Su mensaje para quienes están empezando en el arte es una invitación a la autenticidad radical:
—"No pinten para complacer a alguien más, sino que pinten para expresar su sentir, pinten para entenderse a sí mismos, porque casi siempre en el arte todo inicia desde una cicatriz, inicia desde silencios y perdidas, pero definitivamente todo se transforma".
Y es esa transformación la que define su trabajo.
No es una artista que evade el dolor, sino una que lo enfrenta con valentía y lo convierte en belleza. No pinta buscando perfección técnica, sino buscando honestidad emocional. No crea para las masas, sino para las personas correctas, aquellas que sabrán ver más allá de los colores y reconocer el corazón que late detrás de cada obra.
Su versatilidad no es casualidad. Es el resultado de una exploradora que se niega a conformarse con un solo lenguaje, que entiende que cada estilo, cada técnica, cada tema, es una forma diferente de contar la misma verdad fundamental: que el arte salva, que el arte honra, que el arte nos mantiene de pie cuando todo parece derrumbarse.

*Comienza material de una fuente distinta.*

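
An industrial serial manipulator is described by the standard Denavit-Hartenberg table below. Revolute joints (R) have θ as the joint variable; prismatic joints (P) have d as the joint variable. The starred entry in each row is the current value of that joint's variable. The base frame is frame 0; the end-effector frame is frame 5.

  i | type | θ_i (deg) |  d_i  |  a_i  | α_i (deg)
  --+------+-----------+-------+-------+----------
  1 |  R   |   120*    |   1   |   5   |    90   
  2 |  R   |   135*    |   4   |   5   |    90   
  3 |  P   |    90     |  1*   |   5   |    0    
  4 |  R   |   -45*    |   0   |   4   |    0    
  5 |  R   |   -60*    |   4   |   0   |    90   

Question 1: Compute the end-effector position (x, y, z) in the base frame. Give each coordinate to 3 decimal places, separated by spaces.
8.744 8.512 10.071

after link 1: o_1 = (-2.5000, 4.3301, 1.0000)
after link 2: o_2 = (2.7319, 3.2683, 4.5355)
after link 3: o_3 = (6.7084, 6.3806, 5.2426)
after link 4: o_4 = (10.1579, 6.0628, 7.2426)
after link 5: o_5 = (8.7437, 8.5123, 10.0711)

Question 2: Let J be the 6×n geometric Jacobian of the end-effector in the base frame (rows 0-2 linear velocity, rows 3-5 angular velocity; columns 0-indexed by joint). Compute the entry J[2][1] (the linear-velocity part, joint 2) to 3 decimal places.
-2.000

axis z_1 = (0.8660,0.5000,0.0000); lever o_n−o_1 = (11.2437,4.1822,9.0711)
cross product → J_v[:, 1] = (4.5355,-7.8558,-2.0000)
J_ω[:, 1] = z_1
entry J[2][1] = -2.0000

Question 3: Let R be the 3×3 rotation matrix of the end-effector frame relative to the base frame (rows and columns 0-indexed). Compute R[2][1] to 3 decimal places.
End-effector y-axis (col 1 of R) = (-0.3536,0.6124,0.7071)
R[2][1] = 0.7071

0.707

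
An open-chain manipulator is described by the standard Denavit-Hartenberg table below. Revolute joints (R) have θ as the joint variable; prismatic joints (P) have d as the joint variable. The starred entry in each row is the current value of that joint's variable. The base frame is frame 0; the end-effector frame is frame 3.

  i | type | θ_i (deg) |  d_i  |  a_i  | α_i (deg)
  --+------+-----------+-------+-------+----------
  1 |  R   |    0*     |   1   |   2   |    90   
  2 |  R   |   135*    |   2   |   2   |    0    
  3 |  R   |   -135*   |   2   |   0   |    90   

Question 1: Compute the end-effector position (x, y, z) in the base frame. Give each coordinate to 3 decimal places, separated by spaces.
after link 1: o_1 = (2.0000, 0.0000, 1.0000)
after link 2: o_2 = (0.5858, -2.0000, 2.4142)
after link 3: o_3 = (0.5858, -4.0000, 2.4142)

0.586 -4.000 2.414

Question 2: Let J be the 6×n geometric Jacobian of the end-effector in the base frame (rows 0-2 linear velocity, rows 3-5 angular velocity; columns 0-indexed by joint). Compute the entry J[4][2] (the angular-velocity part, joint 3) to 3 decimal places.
axis z_2 = (0.0000,-1.0000,0.0000); lever o_n−o_2 = (0.0000,-2.0000,0.0000)
cross product → J_v[:, 2] = (0.0000,0.0000,0.0000)
J_ω[:, 2] = z_2
entry J[4][2] = -1.0000

-1.000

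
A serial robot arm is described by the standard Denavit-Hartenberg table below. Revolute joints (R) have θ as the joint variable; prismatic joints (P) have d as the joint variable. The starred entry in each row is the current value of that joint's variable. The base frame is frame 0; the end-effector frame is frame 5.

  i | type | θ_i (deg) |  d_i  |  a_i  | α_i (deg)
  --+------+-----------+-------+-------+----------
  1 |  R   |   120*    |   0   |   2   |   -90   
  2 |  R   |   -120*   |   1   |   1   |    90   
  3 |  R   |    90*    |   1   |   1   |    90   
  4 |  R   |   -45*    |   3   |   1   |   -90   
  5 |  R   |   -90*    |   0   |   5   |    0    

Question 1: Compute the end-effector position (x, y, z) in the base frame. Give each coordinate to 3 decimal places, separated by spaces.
-0.968 -3.738 7.648

after link 1: o_1 = (-1.0000, 1.7321, 0.0000)
after link 2: o_2 = (-1.6160, 0.7990, 0.8660)
after link 3: o_3 = (-2.0490, -0.4510, 0.3660)
after link 4: o_4 = (-2.2176, -1.5732, 3.3177)
after link 5: o_5 = (-0.9676, -3.7383, 7.6478)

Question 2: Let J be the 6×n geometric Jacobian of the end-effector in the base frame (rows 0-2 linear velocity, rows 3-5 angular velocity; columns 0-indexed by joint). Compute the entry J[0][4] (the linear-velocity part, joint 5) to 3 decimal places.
-4.593

axis z_4 = (-0.3062,-0.8839,-0.3536); lever o_n−o_4 = (1.2500,-2.1651,4.3301)
cross product → J_v[:, 4] = (-4.5928,0.8839,1.7678)
J_ω[:, 4] = z_4
entry J[0][4] = -4.5928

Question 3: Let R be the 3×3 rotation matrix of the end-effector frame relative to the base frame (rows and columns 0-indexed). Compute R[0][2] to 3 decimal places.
End-effector z-axis (col 2 of R) = (-0.3062,-0.8839,-0.3536)
R[0][2] = -0.3062

-0.306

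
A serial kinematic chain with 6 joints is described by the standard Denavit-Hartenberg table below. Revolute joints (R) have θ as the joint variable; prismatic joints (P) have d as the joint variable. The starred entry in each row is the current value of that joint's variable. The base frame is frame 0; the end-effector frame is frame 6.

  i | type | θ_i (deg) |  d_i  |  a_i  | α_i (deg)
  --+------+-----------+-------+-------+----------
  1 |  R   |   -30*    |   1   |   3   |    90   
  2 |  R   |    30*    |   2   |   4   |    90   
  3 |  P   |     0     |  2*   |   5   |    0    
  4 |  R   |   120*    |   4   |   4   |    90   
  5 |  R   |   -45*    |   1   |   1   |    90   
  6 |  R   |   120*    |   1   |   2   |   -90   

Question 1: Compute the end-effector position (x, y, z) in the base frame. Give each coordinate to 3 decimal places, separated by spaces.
9.071 -12.417 1.276

after link 1: o_1 = (2.5981, -1.5000, 1.0000)
after link 2: o_2 = (4.5981, -4.9641, 3.0000)
after link 3: o_3 = (9.2141, -7.6292, 3.7679)
after link 4: o_4 = (7.7141, -10.7631, -0.6962)
after link 5: o_5 = (7.2361, -11.7716, 0.1725)
after link 6: o_6 = (9.0708, -12.4167, 1.2760)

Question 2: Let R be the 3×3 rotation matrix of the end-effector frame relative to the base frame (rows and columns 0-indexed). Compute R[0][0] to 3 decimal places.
End-effector x-axis (col 0 of R) = (0.7848,-0.5995,0.1572)
R[0][0] = 0.7848

0.785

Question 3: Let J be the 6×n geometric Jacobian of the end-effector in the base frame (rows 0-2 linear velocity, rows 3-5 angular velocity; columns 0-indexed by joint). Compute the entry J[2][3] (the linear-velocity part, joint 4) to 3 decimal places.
-2.109

axis z_3 = (0.4330,-0.2500,-0.8660); lever o_n−o_3 = (-0.1433,-4.7875,-2.4919)
cross product → J_v[:, 3] = (-3.5231,1.2032,-2.1089)
J_ω[:, 3] = z_3
entry J[2][3] = -2.1089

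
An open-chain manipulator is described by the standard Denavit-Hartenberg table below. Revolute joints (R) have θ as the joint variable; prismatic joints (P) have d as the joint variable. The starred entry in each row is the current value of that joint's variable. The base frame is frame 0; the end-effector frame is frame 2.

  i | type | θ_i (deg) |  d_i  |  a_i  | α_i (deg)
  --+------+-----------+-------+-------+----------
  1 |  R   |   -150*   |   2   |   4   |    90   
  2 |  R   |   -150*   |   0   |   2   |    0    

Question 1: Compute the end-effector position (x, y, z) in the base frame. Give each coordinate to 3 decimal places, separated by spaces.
-1.964 -1.134 1.000

after link 1: o_1 = (-3.4641, -2.0000, 2.0000)
after link 2: o_2 = (-1.9641, -1.1340, 1.0000)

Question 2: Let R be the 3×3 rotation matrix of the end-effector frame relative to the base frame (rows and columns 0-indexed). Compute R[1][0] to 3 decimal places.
0.433

End-effector x-axis (col 0 of R) = (0.7500,0.4330,-0.5000)
R[1][0] = 0.4330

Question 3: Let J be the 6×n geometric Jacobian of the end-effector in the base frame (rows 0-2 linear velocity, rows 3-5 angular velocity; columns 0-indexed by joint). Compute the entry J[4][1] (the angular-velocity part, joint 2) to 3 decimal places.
0.866

axis z_1 = (-0.5000,0.8660,0.0000); lever o_n−o_1 = (1.5000,0.8660,-1.0000)
cross product → J_v[:, 1] = (-0.8660,-0.5000,-1.7321)
J_ω[:, 1] = z_1
entry J[4][1] = 0.8660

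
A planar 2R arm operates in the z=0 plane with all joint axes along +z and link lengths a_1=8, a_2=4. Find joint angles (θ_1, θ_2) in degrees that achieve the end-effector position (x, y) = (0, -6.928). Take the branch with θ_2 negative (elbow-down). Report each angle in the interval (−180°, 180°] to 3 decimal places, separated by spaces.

cos θ_2 = (47.9972−8²−4²)/(2·8·4) = -0.5000; θ_2 = -120.0029° (elbow-down)
β = atan2(-6.9280,0.0000) = -90.0000°; ψ = atan2(-3.4640,5.9998) = -30.0000°
θ_1 = β − ψ = -60.0000°

-60.000 -120.003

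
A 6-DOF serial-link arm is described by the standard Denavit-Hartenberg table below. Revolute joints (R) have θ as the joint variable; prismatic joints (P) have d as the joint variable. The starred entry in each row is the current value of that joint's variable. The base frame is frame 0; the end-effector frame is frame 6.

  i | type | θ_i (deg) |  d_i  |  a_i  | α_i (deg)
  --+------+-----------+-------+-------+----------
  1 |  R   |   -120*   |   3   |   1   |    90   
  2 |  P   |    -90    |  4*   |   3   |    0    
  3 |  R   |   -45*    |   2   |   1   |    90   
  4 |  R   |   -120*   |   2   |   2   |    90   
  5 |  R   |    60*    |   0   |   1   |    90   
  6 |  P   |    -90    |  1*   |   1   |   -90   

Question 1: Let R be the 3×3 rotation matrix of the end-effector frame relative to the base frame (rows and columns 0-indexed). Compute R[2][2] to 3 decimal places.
End-effector z-axis (col 2 of R) = (0.5928,0.1607,0.7891)
R[2][2] = 0.7891

0.789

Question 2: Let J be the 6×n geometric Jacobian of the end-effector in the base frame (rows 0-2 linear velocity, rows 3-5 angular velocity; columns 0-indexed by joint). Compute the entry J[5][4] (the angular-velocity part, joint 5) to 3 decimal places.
axis z_4 = (-0.7392,-0.2803,0.6124); lever o_n−o_4 = (1.6516,-0.5053,0.1294)
cross product → J_v[:, 4] = (0.2731,1.1071,0.8365)
J_ω[:, 4] = z_4
entry J[5][4] = 0.6124

0.612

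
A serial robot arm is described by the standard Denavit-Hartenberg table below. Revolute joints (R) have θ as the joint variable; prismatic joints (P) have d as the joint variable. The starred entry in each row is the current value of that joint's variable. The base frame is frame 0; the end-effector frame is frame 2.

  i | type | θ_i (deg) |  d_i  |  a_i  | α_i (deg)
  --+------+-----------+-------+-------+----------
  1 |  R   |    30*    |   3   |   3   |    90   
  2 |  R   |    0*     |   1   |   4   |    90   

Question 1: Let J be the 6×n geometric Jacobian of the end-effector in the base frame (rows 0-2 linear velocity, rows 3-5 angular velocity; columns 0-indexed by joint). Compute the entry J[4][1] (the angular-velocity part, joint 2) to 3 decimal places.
-0.866

axis z_1 = (0.5000,-0.8660,0.0000); lever o_n−o_1 = (3.9641,1.1340,0.0000)
cross product → J_v[:, 1] = (-0.0000,0.0000,4.0000)
J_ω[:, 1] = z_1
entry J[4][1] = -0.8660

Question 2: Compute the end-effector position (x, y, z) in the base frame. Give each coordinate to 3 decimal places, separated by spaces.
after link 1: o_1 = (2.5981, 1.5000, 3.0000)
after link 2: o_2 = (6.5622, 2.6340, 3.0000)

6.562 2.634 3.000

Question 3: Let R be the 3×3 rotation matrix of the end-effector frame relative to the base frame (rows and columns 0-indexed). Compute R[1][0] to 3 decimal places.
0.500

End-effector x-axis (col 0 of R) = (0.8660,0.5000,0.0000)
R[1][0] = 0.5000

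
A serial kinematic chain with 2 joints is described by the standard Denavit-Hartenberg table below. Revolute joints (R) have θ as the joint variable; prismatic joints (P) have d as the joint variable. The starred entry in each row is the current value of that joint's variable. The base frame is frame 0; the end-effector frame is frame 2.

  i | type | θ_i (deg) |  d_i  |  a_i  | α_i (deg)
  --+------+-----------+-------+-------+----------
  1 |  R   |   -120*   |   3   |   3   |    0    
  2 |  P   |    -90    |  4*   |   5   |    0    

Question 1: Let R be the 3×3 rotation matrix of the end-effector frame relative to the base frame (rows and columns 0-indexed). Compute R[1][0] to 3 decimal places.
0.500

End-effector x-axis (col 0 of R) = (-0.8660,0.5000,0.0000)
R[1][0] = 0.5000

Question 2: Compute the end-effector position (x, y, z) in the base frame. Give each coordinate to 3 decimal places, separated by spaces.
after link 1: o_1 = (-1.5000, -2.5981, 3.0000)
after link 2: o_2 = (-5.8301, -0.0981, 7.0000)

-5.830 -0.098 7.000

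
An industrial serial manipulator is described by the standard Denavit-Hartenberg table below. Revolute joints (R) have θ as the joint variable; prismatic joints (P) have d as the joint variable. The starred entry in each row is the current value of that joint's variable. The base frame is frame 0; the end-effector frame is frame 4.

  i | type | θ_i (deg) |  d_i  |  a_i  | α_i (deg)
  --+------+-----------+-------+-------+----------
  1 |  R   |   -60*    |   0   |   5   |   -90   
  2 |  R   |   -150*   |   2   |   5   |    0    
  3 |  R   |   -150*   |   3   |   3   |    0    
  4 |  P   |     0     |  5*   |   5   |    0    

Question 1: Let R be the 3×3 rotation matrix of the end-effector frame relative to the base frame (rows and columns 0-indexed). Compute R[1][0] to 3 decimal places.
End-effector x-axis (col 0 of R) = (0.2500,-0.4330,-0.8660)
R[1][0] = -0.4330

-0.433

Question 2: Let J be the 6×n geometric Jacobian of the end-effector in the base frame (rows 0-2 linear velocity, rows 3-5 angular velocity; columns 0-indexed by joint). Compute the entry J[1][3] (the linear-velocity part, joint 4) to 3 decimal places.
0.500

prismatic axis z_3 = (0.8660,0.5000,0.0000)
J_v[:, 3] = z_3; J_ω[:, 3] = (0,0,0)
entry J[1][3] = 0.5000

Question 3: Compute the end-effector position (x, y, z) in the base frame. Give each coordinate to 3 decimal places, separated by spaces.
10.995 0.956 -4.428

after link 1: o_1 = (2.5000, -4.3301, 0.0000)
after link 2: o_2 = (2.0670, 0.4199, 2.5000)
after link 3: o_3 = (5.4151, 0.6208, -0.0981)
after link 4: o_4 = (10.9952, 0.9558, -4.4282)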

Desde paisajes que capturan la belleza del hogar hasta retratos que inmortalizan a seres queridos, desde obras abstractas que desafían la lógica hasta "La Siembra" que honra las raíces campesinas, María de los Ángeles pinta con la conciencia de que cada lienzo es un acto de resistencia contra el olvido.
Porque mientras haya color en sus manos, Noelia seguirá viviendo. Mientras haya trazos que salgan de su corazón, sus abuelos seguirán enseñándole sobre paciencia y dedicación.
Porque al final, como ella nos recuerda con su ejemplo, seguir de pie no es un acto de perfección sino de transformación. Y nosotros, como testigos de su arte, tenemos el privilegio de presenciar cómo el duelo se viste de colores y cómo las ausencias se convierten en presencias eternas sobre el lienzo.

Porque lo más importante es; "disfrutar del proceso y apreciar el resultado"
¿Y tú? ¿Qué cicatriz necesitas transformar?